Saturday, October 13, 2007

US Congress playing Turkey while Burma burns

This is unbelievable. We have a series of reports out of Burma of a sinister hidden crackdown by the junta against its people. It's happening now. There are many reports of beatings -- the injured being denied medical treatment, secret cremations, and monks being massacred. It is widely acknowledged that thousands of monks and protestors have simply "gone missing." And we hear that protestors are still being round-up; police and soldiers go door-to-door searching homes for suspected protestors. Privately, an editor at CNN even brought up the "G word" in relation to the situation in Burma: Genocide.

So what is the US Congress doing? They are busy debating a statement about a genocide that is believed to have taken place in Turkey almost 100 years ago. What's more, the debate is stirring up anti-American feelings in Turkey, one of America's closest allies. Obviously, the US needs all the friends it's got in the Middle East because Americans troops are dying in neighbouring Iraq.

There you have it: a real genocide -- one that the US Congress could actually do something about -- may well be happening in Burma at this moment. And what does the US Congress do? It decides to debate one that occurred 100 years ago, angering the Turks.

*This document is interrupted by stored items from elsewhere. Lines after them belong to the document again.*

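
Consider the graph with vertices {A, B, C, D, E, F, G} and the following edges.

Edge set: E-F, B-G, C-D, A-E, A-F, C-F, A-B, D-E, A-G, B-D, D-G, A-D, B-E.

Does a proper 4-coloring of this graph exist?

Yes

The chromatic number is 4. A, B, D, G are pairwise adjacent (a clique of size 4), so at least 4 colors are needed.
A valid assignment using 4 colors: A=blue, B=yellow, C=blue, D=red, E=green, F=red, G=green.
That is already a proper 4-coloring.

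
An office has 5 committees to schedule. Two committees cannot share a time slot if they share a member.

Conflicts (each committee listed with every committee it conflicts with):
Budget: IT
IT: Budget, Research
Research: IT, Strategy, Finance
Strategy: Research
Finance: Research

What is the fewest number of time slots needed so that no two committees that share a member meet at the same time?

2

Budget and IT conflict, so at least 2 time slots are needed.
Using 2 time slots: Budget=1, IT=2, Research=1, Strategy=2, Finance=2. Each listed conflict is separated.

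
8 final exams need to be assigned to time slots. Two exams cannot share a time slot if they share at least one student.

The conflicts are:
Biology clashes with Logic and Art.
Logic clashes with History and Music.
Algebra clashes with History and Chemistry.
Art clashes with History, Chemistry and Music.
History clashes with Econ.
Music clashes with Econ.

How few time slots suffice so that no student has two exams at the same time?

Algebra and Chemistry conflict, so at least 2 time slots are needed.
2 time slots suffice: time slot 1 → {Biology, History, Chemistry, Music}; time slot 2 → {Logic, Algebra, Art, Econ}. No two conflicting exams share a time slot.

2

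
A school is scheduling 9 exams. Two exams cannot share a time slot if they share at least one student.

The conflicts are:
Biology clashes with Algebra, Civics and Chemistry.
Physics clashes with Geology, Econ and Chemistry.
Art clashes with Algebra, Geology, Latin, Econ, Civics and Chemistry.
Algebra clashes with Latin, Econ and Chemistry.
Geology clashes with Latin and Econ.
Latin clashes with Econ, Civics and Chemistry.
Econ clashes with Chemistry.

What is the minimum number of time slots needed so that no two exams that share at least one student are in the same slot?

5

Art, Algebra, Latin, Econ, Chemistry all conflict with each other, so at least 5 time slots are needed.
5 time slots suffice: time slot 1 → {Econ, Civics}; time slot 2 → {Geology, Chemistry}; time slot 3 → {Biology, Physics, Art}; time slot 4 → {Latin}; time slot 5 → {Algebra}. No two conflicting exams share a time slot.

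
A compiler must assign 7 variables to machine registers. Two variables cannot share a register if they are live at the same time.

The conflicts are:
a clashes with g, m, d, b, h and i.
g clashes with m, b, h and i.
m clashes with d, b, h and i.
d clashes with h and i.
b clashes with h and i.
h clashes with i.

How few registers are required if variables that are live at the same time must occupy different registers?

6

a, g, m, b, h, i are mutually in conflict, so at least 6 registers are needed.
6 registers suffice: a=3, g=6, m=4, d=5, b=5, h=2, i=1. Each listed conflict is separated.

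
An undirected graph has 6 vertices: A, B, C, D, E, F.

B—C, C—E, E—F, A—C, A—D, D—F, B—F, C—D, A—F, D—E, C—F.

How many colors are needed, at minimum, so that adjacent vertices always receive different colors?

A, C, D, F are pairwise adjacent (a clique of size 4), so at least 4 colors are needed.
4 colors suffice: A=4, B=3, C=1, D=3, E=4, F=2. No two adjacent vertices share a color.

4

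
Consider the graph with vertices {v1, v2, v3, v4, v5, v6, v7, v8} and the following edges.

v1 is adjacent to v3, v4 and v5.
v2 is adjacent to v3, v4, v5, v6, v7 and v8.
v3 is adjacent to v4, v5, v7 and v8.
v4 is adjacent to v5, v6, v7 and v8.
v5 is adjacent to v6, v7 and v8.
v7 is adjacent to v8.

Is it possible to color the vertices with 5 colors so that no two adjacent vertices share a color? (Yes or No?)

v2, v3, v4, v5, v7, v8 are pairwise adjacent (a clique of size 6), so at least 6 colors are needed.
So 5 colors are not enough.

No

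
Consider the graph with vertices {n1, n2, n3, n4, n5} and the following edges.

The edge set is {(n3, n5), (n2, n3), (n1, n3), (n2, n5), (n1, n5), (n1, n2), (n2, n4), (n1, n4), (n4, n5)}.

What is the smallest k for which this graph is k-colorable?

n1, n2, n4, n5 form a clique, so at least 4 colors are needed.
A valid assignment using 4 colors: n1=B, n2=G, n3=Y, n4=Y, n5=R. Each edge has distinct colors on its endpoints.

4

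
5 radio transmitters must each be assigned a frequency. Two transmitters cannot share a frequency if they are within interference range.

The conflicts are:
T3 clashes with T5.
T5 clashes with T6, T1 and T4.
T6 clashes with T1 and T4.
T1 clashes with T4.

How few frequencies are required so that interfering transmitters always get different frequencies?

T5, T6, T1, T4 are mutually in conflict, so at least 4 frequencies are needed.
4 frequencies suffice: T3=2, T5=1, T6=3, T1=4, T4=2. No two conflicting transmitters share a frequency.

4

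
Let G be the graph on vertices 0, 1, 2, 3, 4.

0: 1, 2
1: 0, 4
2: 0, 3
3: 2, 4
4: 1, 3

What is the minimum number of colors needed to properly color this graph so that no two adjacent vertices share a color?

The cycle 1-0-2-3-4-1 has odd length 5, so it cannot be 2-colored; at least 3 colors are needed.
A valid assignment using 3 colors: 0=c, 1=b, 2=a, 3=b, 4=a. No two adjacent vertices share a color.

3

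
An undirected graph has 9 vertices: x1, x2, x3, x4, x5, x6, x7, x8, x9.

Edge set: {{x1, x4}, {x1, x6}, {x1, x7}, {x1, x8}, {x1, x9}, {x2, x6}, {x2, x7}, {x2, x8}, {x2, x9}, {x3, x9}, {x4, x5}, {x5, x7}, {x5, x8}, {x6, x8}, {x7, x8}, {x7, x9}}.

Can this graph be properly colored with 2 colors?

x1, x6, x8 form a triangle, so at least 3 colors are needed.
So 2 colors are not enough.

No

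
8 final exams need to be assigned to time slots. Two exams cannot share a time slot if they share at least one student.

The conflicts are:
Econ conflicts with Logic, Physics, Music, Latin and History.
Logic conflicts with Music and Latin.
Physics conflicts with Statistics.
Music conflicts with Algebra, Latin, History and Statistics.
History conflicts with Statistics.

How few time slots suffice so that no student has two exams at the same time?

4

Econ, Logic, Music, Latin all conflict with each other, so at least 4 time slots are needed.
4 time slots suffice: time slot 1 → {Physics, Music}; time slot 2 → {Econ, Algebra, Statistics}; time slot 3 → {Latin, History}; time slot 4 → {Logic}. Every pair that conflicts lands in different time slots.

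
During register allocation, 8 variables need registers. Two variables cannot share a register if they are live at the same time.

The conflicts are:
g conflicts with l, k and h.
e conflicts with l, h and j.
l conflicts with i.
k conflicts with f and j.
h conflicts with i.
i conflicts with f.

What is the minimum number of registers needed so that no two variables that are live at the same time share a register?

3

The cycle k-g-l-i-f-k has odd length 5, so it cannot be 2-colored; at least 3 registers are needed.
A valid assignment using 3 registers: g=2, e=2, l=1, k=1, h=1, i=2, f=3, j=3. Each listed conflict is separated.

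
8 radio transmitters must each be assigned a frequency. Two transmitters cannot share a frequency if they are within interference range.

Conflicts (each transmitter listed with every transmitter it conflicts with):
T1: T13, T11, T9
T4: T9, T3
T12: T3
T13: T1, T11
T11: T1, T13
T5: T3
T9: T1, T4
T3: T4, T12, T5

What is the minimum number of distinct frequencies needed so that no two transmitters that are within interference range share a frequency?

T1, T13, T11 pairwise conflict, so at least 3 frequencies are needed.
3 frequencies suffice: frequency 1 → {T1, T3}; frequency 2 → {T4, T12, T13, T5}; frequency 3 → {T11, T9}. No two conflicting transmitters share a frequency.

3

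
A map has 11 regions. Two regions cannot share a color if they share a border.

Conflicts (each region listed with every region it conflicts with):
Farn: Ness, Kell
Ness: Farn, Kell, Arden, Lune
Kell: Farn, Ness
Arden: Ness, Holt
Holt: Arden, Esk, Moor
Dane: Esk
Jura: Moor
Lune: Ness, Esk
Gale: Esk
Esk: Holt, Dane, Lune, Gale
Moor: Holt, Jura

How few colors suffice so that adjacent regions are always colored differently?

Farn, Ness, Kell are mutually in conflict, so at least 3 colors are needed.
A valid assignment using 3 colors: Farn=3, Ness=1, Kell=2, Arden=3, Holt=2, Dane=2, Jura=2, Lune=2, Gale=2, Esk=1, Moor=1. Each listed conflict is separated.

3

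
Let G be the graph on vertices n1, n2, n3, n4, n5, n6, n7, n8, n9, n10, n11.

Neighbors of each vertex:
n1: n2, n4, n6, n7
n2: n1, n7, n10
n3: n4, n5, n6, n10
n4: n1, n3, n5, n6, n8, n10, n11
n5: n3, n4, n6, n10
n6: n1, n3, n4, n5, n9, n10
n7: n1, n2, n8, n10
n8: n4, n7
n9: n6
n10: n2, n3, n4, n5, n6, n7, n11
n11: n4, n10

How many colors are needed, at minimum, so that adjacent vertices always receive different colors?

n3, n4, n5, n6, n10 form a clique, so at least 5 colors are needed.
A valid assignment using 5 colors: n1=red, n2=green, n3=yellow, n4=blue, n5=purple, n6=green, n7=blue, n8=red, n9=red, n10=red, n11=green. No two adjacent vertices share a color.

5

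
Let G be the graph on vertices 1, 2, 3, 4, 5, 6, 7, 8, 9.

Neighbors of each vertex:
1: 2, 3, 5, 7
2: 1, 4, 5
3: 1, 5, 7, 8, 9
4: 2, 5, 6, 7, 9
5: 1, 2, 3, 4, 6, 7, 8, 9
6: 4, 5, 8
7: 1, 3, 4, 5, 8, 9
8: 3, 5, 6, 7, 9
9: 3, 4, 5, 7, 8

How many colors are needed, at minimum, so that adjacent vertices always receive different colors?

3, 5, 7, 8, 9 form a clique, so at least 5 colors are needed.
5 colors suffice: color red → {5}; color blue → {2, 6, 7}; color green → {1, 9}; color yellow → {4, 8}; color purple → {3}. Every edge joins two different colors.

5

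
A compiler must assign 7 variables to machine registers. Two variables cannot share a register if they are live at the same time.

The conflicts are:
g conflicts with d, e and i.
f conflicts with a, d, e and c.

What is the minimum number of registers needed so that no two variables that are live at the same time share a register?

2

f and c conflict, so at least 2 registers are needed.
Using 2 registers: g=1, f=1, a=2, d=2, e=2, i=2, c=2. No two conflicting variables share a register.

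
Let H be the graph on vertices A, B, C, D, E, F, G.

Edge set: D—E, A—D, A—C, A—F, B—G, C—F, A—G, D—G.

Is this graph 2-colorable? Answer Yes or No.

A, C, F form a triangle, so at least 3 colors are needed.
So 2 colors are not enough.

No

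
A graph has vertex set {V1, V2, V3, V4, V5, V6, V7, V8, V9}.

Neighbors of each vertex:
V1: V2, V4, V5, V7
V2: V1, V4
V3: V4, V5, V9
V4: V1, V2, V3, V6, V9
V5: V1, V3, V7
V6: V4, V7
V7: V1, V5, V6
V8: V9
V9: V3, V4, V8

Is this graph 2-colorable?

V1, V5, V7 are mutually adjacent, so at least 3 colors are needed.
So 2 colors are not enough.

No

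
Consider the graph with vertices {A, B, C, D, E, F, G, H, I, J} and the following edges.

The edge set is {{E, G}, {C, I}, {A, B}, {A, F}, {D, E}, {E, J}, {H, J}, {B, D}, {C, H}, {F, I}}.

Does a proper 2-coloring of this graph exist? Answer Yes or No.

No

The cycle H-J-E-D-B-A-F-I-C-H has odd length 9, so it cannot be 2-colored; at least 3 colors are needed.
So 2 colors are not enough.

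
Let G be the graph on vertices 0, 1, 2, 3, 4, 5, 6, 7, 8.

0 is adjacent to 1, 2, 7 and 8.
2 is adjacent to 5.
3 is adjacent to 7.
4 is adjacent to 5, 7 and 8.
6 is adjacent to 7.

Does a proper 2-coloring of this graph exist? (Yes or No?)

No

The cycle 2-0-7-4-5-2 has odd length 5, so it cannot be 2-colored; at least 3 colors are needed.
So 2 colors are not enough.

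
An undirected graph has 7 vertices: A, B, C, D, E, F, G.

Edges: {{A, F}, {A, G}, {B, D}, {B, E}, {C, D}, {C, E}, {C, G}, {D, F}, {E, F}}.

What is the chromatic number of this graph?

The cycle G-C-D-F-A-G has odd length 5, so it cannot be 2-colored; at least 3 colors are needed.
3 colors suffice: color red → {B, C, F}; color blue → {D, E, G}; color green → {A}. Every edge joins two different colors.

3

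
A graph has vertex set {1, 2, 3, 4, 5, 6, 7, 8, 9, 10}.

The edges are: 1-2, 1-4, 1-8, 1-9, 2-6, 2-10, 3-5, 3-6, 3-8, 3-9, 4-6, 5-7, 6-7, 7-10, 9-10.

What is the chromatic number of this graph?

The cycle 9-3-5-7-10-9 has odd length 5, so it cannot be 2-colored; at least 3 colors are needed.
One proper 3-coloring: 1=red, 2=blue, 3=blue, 4=blue, 5=red, 6=red, 7=blue, 8=green, 9=green, 10=red. Each edge has distinct colors on its endpoints.

3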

Congress is voting on the "Armenian genocide resolution" to score points with Armenian voters. The great weakness of US foreign policy has long been that it gets warped by elected representatives' eagerness to cater to the narrow interests of various ethnic constituencies. Sometimes this produces policies that run counter to the national interest of the United States.*

Photos: I took the photo at the top of the page in Northern Burma in 2006. The second photo, which I took in 2002, shows Turkish women in Bursa, an historic town not far from Istanbul. Visiting Turkey even prior to the Iraq war -- which is very unpopular among Turks -- I noted considerable Anti-Americanism. The Turkish people don't want any US Congress telling them about right and wrong. The US has no moral authority in their eyes. It won't make them more open to the question of genocide; in fact, it's almost certain to have to opposite effect. Turks are fed up with the US. They are also angry with racist Europeans who say corruption-ravaged (but Christian) Romania qualifies for EU membership, but not their own country. They see where the Greek part of Cyprus gets to join the EU, but not the Muslim side. Why do politicians in the West -- European and American alike-- act as if they are determined to alienate the people of Turkey? It's just plain stupid.

* The election cycle takes precedence over national interest in the minds of little politicians like House Leader Nancy Pelosi, who stands firmly behind the nonsensical -- and possibly dangerous -- Armenian declaration. At times this unfortunate aspect of the US political system has led to some questionable foreign policy decisions; most commonly cited is US policy towards Israel and Cuba. Catering to Polish voters in Chicago, in the late 90's the US drew the whole of the old Eastern Block into NATO -- an arrogant and assertive move which the awakening Russia bear has certainly not forgotten. Less egregiously, Senator Ted Kennedy, catering to his Boston constituents, was able to change US immigration law to favor the Irish.